Ladies and Gentlemen, the Great Joan Didion

Joan Didion photographed for Interview by Matthew Rolston, 1983.

Unquestionably, Joan Didion has been the voice of a generation. Those pioneering, inveterately cool essay collections that bracketed a volatile decade, Slouching Towards Bethlehem (1968) and The White Album (1979), confirmed her crown long ago. But she has also been the voice of those who’ve followed—you can hear her concision; her taste in the spare, shimmery detail; her lean, muscular sentences; and her dogged questioning of perceived truths in every writer who has been heralded, in the intervening years, “the voice of their generation.” Didion is the model and exemplar, but she’s also just the best writer there is at melding the personal and the political, and bundling all the lit match- sticks of modern life into journalistic form.

This January, Knopf (helmed by the super-editor Shelley Wanger) is releasing a book of previously uncollected essays that the 86-year-old Upper East Sider wrote between 1968 and 2000. The 12 pieces that make up Let Me Tell You What I Mean run a range of incursions on the cultural landscape—a visit to a Gambler’s Anonymous meeting, gardening with Nancy Reagan, the portraiture of Robert Mapplethorpe, a transformative undergraduate writing workshop at UC Berkeley, the genius of Martha Stewart, and respecting the wishes of Ernest Hemingway. In Didion’s phenomenal 1976 essay, “Why I Write,” also included in this book, she candidly explains why she spends her days shuffling words around on a sheet of paper. “I write entirely to find out what I’m thinking, what I’m looking at, what I see and what it means. What I want and what I fear.” Next on the horizon is Library of America’s second collection, Joan Didion: The 1980s & 90s, a new volume of the author’s seminal reporting on Miami, Patty Hearst, and the Central Park Five. To celebrate this new wave of Didion-mania, we’ve asked the iconic writer a few simple questions supplied by our founder, Andy Warhol, from his heyday of interviewing icons.

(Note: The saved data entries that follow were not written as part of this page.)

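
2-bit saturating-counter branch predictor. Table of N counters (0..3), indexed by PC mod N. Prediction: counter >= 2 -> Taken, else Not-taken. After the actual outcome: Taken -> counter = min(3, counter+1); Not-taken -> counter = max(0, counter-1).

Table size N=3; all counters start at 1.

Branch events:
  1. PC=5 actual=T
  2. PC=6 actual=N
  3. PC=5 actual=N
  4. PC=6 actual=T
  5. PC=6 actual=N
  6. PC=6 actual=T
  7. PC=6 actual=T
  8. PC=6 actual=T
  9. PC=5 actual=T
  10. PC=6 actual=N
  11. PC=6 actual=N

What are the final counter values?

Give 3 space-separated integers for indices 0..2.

Answer: 1 1 2

Derivation:
Ev 1: PC=5 idx=2 pred=N actual=T -> ctr[2]=2
Ev 2: PC=6 idx=0 pred=N actual=N -> ctr[0]=0
Ev 3: PC=5 idx=2 pred=T actual=N -> ctr[2]=1
Ev 4: PC=6 idx=0 pred=N actual=T -> ctr[0]=1
Ev 5: PC=6 idx=0 pred=N actual=N -> ctr[0]=0
Ev 6: PC=6 idx=0 pred=N actual=T -> ctr[0]=1
Ev 7: PC=6 idx=0 pred=N actual=T -> ctr[0]=2
Ev 8: PC=6 idx=0 pred=T actual=T -> ctr[0]=3
Ev 9: PC=5 idx=2 pred=N actual=T -> ctr[2]=2
Ev 10: PC=6 idx=0 pred=T actual=N -> ctr[0]=2
Ev 11: PC=6 idx=0 pred=T actual=N -> ctr[0]=1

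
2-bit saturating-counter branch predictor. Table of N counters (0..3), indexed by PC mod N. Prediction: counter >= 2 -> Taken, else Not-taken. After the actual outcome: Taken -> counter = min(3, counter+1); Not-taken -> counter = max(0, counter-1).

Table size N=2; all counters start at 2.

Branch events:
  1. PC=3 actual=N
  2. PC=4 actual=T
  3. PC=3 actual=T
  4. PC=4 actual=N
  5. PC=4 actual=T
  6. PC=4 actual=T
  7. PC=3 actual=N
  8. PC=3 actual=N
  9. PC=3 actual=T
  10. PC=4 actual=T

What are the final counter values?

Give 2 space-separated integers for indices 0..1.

Answer: 3 1

Derivation:
Ev 1: PC=3 idx=1 pred=T actual=N -> ctr[1]=1
Ev 2: PC=4 idx=0 pred=T actual=T -> ctr[0]=3
Ev 3: PC=3 idx=1 pred=N actual=T -> ctr[1]=2
Ev 4: PC=4 idx=0 pred=T actual=N -> ctr[0]=2
Ev 5: PC=4 idx=0 pred=T actual=T -> ctr[0]=3
Ev 6: PC=4 idx=0 pred=T actual=T -> ctr[0]=3
Ev 7: PC=3 idx=1 pred=T actual=N -> ctr[1]=1
Ev 8: PC=3 idx=1 pred=N actual=N -> ctr[1]=0
Ev 9: PC=3 idx=1 pred=N actual=T -> ctr[1]=1
Ev 10: PC=4 idx=0 pred=T actual=T -> ctr[0]=3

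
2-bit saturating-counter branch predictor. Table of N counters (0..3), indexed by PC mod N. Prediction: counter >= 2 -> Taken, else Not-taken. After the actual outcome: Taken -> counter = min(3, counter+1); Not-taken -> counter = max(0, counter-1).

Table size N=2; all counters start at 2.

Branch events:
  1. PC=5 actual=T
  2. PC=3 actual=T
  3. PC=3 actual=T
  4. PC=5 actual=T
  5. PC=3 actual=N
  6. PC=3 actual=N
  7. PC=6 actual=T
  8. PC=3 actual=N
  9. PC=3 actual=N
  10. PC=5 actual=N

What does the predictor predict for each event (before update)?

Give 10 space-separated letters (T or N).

Ev 1: PC=5 idx=1 pred=T actual=T -> ctr[1]=3
Ev 2: PC=3 idx=1 pred=T actual=T -> ctr[1]=3
Ev 3: PC=3 idx=1 pred=T actual=T -> ctr[1]=3
Ev 4: PC=5 idx=1 pred=T actual=T -> ctr[1]=3
Ev 5: PC=3 idx=1 pred=T actual=N -> ctr[1]=2
Ev 6: PC=3 idx=1 pred=T actual=N -> ctr[1]=1
Ev 7: PC=6 idx=0 pred=T actual=T -> ctr[0]=3
Ev 8: PC=3 idx=1 pred=N actual=N -> ctr[1]=0
Ev 9: PC=3 idx=1 pred=N actual=N -> ctr[1]=0
Ev 10: PC=5 idx=1 pred=N actual=N -> ctr[1]=0

Answer: T T T T T T T N N N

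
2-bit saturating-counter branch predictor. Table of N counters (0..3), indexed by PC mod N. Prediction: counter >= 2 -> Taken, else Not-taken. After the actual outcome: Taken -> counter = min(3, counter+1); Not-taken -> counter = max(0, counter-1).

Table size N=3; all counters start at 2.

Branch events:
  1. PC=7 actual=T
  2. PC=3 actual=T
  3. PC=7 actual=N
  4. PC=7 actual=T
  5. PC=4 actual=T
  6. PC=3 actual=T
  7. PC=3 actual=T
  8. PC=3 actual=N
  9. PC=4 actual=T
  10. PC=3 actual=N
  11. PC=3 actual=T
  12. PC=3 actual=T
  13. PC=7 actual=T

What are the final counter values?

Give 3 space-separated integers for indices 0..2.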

ANDY WARHOL: Do you dream?

JOAN DIDION: Yes, I do, but I don’t remember my dreams.

WARHOL:  Is there anything you regret not doing?

DIDION: No. I used to regret not knowing a second language, but I’ve had to let that go.

WARHOL: What was your first job?

DIDION: My first job was at a newspaper in Sacramento—I wrote for the society desk at The Sacramento Union.

WARHOL: When do you get nervous?

DIDION: I get nervous answering questions.

WARHOL: Why can’t it just be magic all the time?


WARHOL:  What did you have for breakfast?

DIDION: Fruit and coffee.

WARHOL: Who’s your dream date?

DIDION: I don’t know that I have one.

WARHOL:  What do you think about love?

DIDION: I don’t know.

WARHOL:  What are you reading right now?

DIDION: I’m rereading Appointment in Samarra [1934] and BUtterfield 8 [1935].

WARHOL: How were you discovered?

DIDION: I won an essay contest in high school.

WARHOL: What’s the craziest thing a fan has sent you?

DIDION: A photograph of herself in my building’s lobby.

WARHOL: What are your beauty secrets?

DIDION: I don’t have any.

WARHOL: What’s your favorite movie?

DIDION: Chinatown [1974].

WARHOL: Are you interested in furniture?

DIDION: Yes. My furniture in New York is from my Franklin Avenue house in Los Angeles, and I’ve kept it since the early ’70s.

WARHOL: What kind of clothes do you like?

DIDION: I like big sweaters, pants, long skirts—loose, casual, comfortable clothes.

WARHOL: Do you have a TV?

DIDION: In fact, I have two TVs.

WARHOL; What do you love about New York City?

DIDION: Many things: my neighborhood, especially; the babies and dogs in Central Park; the places John and I used to go— Three Guys, the Carlyle, Elio’s.

WARHOL: Do you think Americans have good taste?

DIDION: Some of them do.

WARHOL: Do you keep a diary?


WARHOL:  What’s your favorite color?

DIDION: I don’t have one.

WARHOL:  How many hotels have you been kicked out of ?

DIDION: I’ve never been thrown out of a hotel.

WARHOL: What are you most proud of?

DIDION: In my writing, [the novel] Democracy [1984].